A steel mill in the Iskenderun region booked a European cargo on Wednesday, comprising 22,500 tonnes of heavy melting scrap 1&2 (80:20) and 12,500 tonnes of bonus at an average price of $450 per tonne cfr. The HMS 1&2 (80:20) price of the cargo was calculated at $443 per tonne cfr, while the bonus price was $463 per tonne.
The country’s steel mills have kept their deep-sea purchases slow during the past week due to weak steel sales.
Turkish steelmakers cut their rebar export offers to $670-675 per tonne fob on actual-weight basis this week, from $680-695 per tonne fob last week. But this failed to encourage demand, with no significant export trade heard.
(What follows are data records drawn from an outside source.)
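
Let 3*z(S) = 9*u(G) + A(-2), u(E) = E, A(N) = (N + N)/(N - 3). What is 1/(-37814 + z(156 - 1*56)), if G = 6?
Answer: -15/566936 ≈ -2.6458e-5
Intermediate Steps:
A(N) = 2*N/(-3 + N) (A(N) = (2*N)/(-3 + N) = 2*N/(-3 + N))
z(S) = 274/15 (z(S) = (9*6 + 2*(-2)/(-3 - 2))/3 = (54 + 2*(-2)/(-5))/3 = (54 + 2*(-2)*(-⅕))/3 = (54 + ⅘)/3 = (⅓)*(274/5) = 274/15)
1/(-37814 + z(156 - 1*56)) = 1/(-37814 + 274/15) = 1/(-566936/15) = -15/566936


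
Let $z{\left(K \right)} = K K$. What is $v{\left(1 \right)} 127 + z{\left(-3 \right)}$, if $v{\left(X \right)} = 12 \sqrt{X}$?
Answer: $1533$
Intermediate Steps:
$z{\left(K \right)} = K^{2}$
$v{\left(1 \right)} 127 + z{\left(-3 \right)} = 12 \sqrt{1} \cdot 127 + \left(-3\right)^{2} = 12 \cdot 1 \cdot 127 + 9 = 12 \cdot 127 + 9 = 1524 + 9 = 1533$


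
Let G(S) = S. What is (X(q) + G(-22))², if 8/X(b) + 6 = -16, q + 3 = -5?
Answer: 60516/121 ≈ 500.13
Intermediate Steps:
q = -8 (q = -3 - 5 = -8)
X(b) = -4/11 (X(b) = 8/(-6 - 16) = 8/(-22) = 8*(-1/22) = -4/11)
(X(q) + G(-22))² = (-4/11 - 22)² = (-246/11)² = 60516/121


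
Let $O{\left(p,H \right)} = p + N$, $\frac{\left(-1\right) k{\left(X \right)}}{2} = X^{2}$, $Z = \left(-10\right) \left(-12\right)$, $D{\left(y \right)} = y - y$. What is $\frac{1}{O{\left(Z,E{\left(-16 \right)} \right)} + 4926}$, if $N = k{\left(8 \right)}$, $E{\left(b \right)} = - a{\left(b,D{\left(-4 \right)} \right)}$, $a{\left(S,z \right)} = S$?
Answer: $\frac{1}{4918} \approx 0.00020333$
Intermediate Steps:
$D{\left(y \right)} = 0$
$Z = 120$
$E{\left(b \right)} = - b$
$k{\left(X \right)} = - 2 X^{2}$
$N = -128$ ($N = - 2 \cdot 8^{2} = \left(-2\right) 64 = -128$)
$O{\left(p,H \right)} = -128 + p$ ($O{\left(p,H \right)} = p - 128 = -128 + p$)
$\frac{1}{O{\left(Z,E{\left(-16 \right)} \right)} + 4926} = \frac{1}{\left(-128 + 120\right) + 4926} = \frac{1}{-8 + 4926} = \frac{1}{4918}$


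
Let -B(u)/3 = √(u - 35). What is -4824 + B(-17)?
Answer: -4824 - 6*I*√13 ≈ -4824.0 - 21.633*I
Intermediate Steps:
B(u) = -3*√(-35 + u) (B(u) = -3*√(u - 35) = -3*√(-35 + u))
-4824 + B(-17) = -4824 - 3*√(-35 - 17) = -4824 - 6*I*√13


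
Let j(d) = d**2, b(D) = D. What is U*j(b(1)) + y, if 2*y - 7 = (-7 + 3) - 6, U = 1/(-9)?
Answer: -29/18 ≈ -1.6111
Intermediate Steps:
U = -1/9 ≈ -0.11111
y = -3/2 (y = 7/2 + ((-7 + 3) - 6)/2 = 7/2 + (-4 - 6)/2 = 7/2 + (1/2)*(-10) = 7/2 - 5 = -3/2 ≈ -1.5000)
U*j(b(1)) + y = -1/9*1**2 - 3/2 = -1/9*1 - 3/2 = -1/9 - 3/2 = -29/18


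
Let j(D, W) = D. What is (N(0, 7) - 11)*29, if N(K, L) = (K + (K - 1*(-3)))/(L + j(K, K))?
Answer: -2146/7 ≈ -306.57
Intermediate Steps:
N(K, L) = (3 + 2*K)/(K + L) (N(K, L) = (K + (K - 1*(-3)))/(L + K) = (K + (K + 3))/(K + L) = (K + (3 + K))/(K + L) = (3 + 2*K)/(K + L))
(N(0, 7) - 11)*29 = ((3 + 2*0)/(0 + 7) - 11)*29 = ((3 + 0)/7 - 11)*29 = ((⅐)*3 - 11)*29 = (3/7 - 11)*29 = -74/7*29 = -2146/7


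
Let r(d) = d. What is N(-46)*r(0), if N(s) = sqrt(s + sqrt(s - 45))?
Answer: 0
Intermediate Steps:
N(s) = sqrt(s + sqrt(-45 + s))
N(-46)*r(0) = sqrt(-46 + sqrt(-45 - 46))*0 = sqrt(-46 + sqrt(-91))*0 = sqrt(-46 + I*sqrt(91))*0 = 0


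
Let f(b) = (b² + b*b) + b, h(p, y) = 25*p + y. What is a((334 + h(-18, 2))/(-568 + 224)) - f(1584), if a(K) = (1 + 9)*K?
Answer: -431693571/86 ≈ -5.0197e+6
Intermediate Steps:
h(p, y) = y + 25*p
a(K) = 10*K
f(b) = b + 2*b² (f(b) = (b² + b²) + b = 2*b² + b = b + 2*b²)
a((334 + h(-18, 2))/(-568 + 224)) - f(1584) = 10*((334 + (2 + 25*(-18)))/(-568 + 224)) - 1584*(1 + 2*1584) = 10*((334 + (2 - 450))/(-344)) - 1584*(1 + 3168) = 10*((334 - 448)*(-1/344)) - 1584*3169 = 10*(-114*(-1/344)) - 1*5019696 = 10*(57/172) - 5019696 = 285/86 - 5019696 = -431693571/86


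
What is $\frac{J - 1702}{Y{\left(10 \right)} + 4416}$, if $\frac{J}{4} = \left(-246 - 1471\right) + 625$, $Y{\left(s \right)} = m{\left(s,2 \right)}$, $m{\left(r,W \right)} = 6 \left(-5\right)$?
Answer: $- \frac{3035}{2193} \approx -1.3839$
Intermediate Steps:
$m{\left(r,W \right)} = -30$
$Y{\left(s \right)} = -30$
$J = -4368$ ($J = 4 \left(\left(-246 - 1471\right) + 625\right) = 4 \left(-1717 + 625\right) = 4 \left(-1092\right) = -4368$)
$\frac{J - 1702}{Y{\left(10 \right)} + 4416} = \frac{-4368 - 1702}{-30 + 4416} = - \frac{6070}{4386} = \left(-6070\right) \frac{1}{4386} = - \frac{3035}{2193}$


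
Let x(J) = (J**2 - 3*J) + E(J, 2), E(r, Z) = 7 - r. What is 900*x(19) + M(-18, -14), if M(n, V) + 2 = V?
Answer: 262784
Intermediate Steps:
M(n, V) = -2 + V
x(J) = 7 + J**2 - 4*J (x(J) = (J**2 - 3*J) + (7 - J) = 7 + J**2 - 4*J)
900*x(19) + M(-18, -14) = 900*(7 + 19**2 - 4*19) + (-2 - 14) = 900*(7 + 361 - 76) - 16 = 900*292 - 16 = 262800 - 16 = 262784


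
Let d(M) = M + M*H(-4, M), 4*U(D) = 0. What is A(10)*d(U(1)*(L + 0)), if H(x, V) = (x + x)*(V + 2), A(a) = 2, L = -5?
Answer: 0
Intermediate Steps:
U(D) = 0 (U(D) = (1/4)*0 = 0)
H(x, V) = 2*x*(2 + V) (H(x, V) = (2*x)*(2 + V) = 2*x*(2 + V))
d(M) = M + M*(-16 - 8*M) (d(M) = M + M*(2*(-4)*(2 + M)) = M + M*(-16 - 8*M))
A(10)*d(U(1)*(L + 0)) = 2*(-0*(-5 + 0)*(15 + 8*(0*(-5 + 0)))) = 2*(-0*(-5)*(15 + 8*(0*(-5)))) = 2*(-1*0*(15 + 8*0)) = 2*(-1*0*(15 + 0)) = 2*(-1*0*15) = 2*0 = 0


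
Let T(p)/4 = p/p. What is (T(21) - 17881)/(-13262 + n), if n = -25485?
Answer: 17877/38747 ≈ 0.46138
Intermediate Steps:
T(p) = 4 (T(p) = 4*(p/p) = 4*1 = 4)
(T(21) - 17881)/(-13262 + n) = (4 - 17881)/(-13262 - 25485) = -17877/(-38747) = -17877*(-1/38747) = 17877/38747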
Fastmarkets assessed steel reinforcing bar (rebar), export, fob main port Turkey at $670-675 per tonne on August 26, down by $10-15 per tonne from $680-690 per tonne one week earlier.
Market participants expect further price declines for both scrap and finished long steel products.
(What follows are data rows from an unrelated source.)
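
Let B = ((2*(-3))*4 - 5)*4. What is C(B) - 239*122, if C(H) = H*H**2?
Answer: -1590054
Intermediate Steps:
B = -116 (B = (-6*4 - 5)*4 = (-24 - 5)*4 = -29*4 = -116)
C(H) = H**3
C(B) - 239*122 = (-116)**3 - 239*122 = -1560896 - 29158 = -1590054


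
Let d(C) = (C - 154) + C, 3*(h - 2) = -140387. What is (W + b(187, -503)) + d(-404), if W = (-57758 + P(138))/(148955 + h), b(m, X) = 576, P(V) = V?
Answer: -29618921/76621 ≈ -386.56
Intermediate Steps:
h = -140381/3 (h = 2 + (1/3)*(-140387) = 2 - 140387/3 = -140381/3 ≈ -46794.)
d(C) = -154 + 2*C (d(C) = (-154 + C) + C = -154 + 2*C)
W = -43215/76621 (W = (-57758 + 138)/(148955 - 140381/3) = -57620/306484/3 = -57620*3/306484 = -43215/76621 ≈ -0.56401)
(W + b(187, -503)) + d(-404) = (-43215/76621 + 576) + (-154 + 2*(-404)) = 44090481/76621 + (-154 - 808) = 44090481/76621 - 962 = -29618921/76621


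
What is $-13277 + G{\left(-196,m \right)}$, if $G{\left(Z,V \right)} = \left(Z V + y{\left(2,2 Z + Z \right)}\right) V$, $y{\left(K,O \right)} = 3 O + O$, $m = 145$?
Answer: $-4475217$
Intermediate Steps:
$y{\left(K,O \right)} = 4 O$
$G{\left(Z,V \right)} = V \left(12 Z + V Z\right)$ ($G{\left(Z,V \right)} = \left(Z V + 4 \left(2 Z + Z\right)\right) V = \left(V Z + 4 \cdot 3 Z\right) V = \left(V Z + 12 Z\right) V = \left(12 Z + V Z\right) V = V \left(12 Z + V Z\right)$)
$-13277 + G{\left(-196,m \right)} = -13277 + 145 \left(-196\right) \left(12 + 145\right) = -13277 + 145 \left(-196\right) 157 = -13277 - 4461940 = -4475217$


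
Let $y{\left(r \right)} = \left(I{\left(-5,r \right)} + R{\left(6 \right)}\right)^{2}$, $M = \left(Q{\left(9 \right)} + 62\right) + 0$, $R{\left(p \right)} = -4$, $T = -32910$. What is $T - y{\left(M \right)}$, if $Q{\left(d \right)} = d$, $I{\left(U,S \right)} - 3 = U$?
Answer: $-32946$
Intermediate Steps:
$I{\left(U,S \right)} = 3 + U$
$M = 71$ ($M = \left(9 + 62\right) + 0 = 71 + 0 = 71$)
$y{\left(r \right)} = 36$ ($y{\left(r \right)} = \left(\left(3 - 5\right) - 4\right)^{2} = \left(-2 - 4\right)^{2} = \left(-6\right)^{2} = 36$)
$T - y{\left(M \right)} = -32910 - 36 = -32946$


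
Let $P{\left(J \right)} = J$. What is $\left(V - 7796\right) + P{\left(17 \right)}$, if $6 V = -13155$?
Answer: $- \frac{19943}{2} \approx -9971.5$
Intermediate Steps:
$V = - \frac{4385}{2}$ ($V = \frac{1}{6} \left(-13155\right) = - \frac{4385}{2} \approx -2192.5$)
$\left(V - 7796\right) + P{\left(17 \right)} = \left(- \frac{4385}{2} - 7796\right) + 17 = - \frac{19977}{2} + 17 = - \frac{19943}{2}$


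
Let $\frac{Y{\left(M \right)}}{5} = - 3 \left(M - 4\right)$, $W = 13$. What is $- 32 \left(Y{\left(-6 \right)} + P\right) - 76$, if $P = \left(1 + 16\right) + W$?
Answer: $-5836$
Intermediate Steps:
$P = 30$ ($P = \left(1 + 16\right) + 13 = 17 + 13 = 30$)
$Y{\left(M \right)} = 60 - 15 M$ ($Y{\left(M \right)} = 5 \left(- 3 \left(M - 4\right)\right) = 5 \left(- 3 \left(-4 + M\right)\right) = 5 \left(12 - 3 M\right) = 60 - 15 M$)
$- 32 \left(Y{\left(-6 \right)} + P\right) - 76 = - 32 \left(\left(60 - -90\right) + 30\right) - 76 = - 32 \left(\left(60 + 90\right) + 30\right) - 76 = - 32 \left(150 + 30\right) - 76 = \left(-32\right) 180 - 76 = -5760 - 76 = -5836$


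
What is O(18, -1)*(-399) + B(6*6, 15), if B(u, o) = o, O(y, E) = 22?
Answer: -8763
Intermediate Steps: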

“We expect there will be resistance at a price level of $650 per tonne fob [for rebar exports]. There might be some sales at that level, but if demand does not revive at that point, the market will see some sharp decreases,” a trading source said.
As a result of the lack of fresh trading activity, the daily scrap indices remained static at the end of the week.
Fastmarkets’ index for steel scrap HMS 1&2 (80:20 mix), North Europe origin, cfr Turkey was calculated at $444.46 per tonne on Friday, unchanged day on day.
The daily index for steel scrap HMS 1&2 (80:20 mix), United States origin, cfr Turkey was calculated at $452.55 per tonne, also flat day on day, leaving the premium for US-origin material over European scrap at $8.09 per tonne.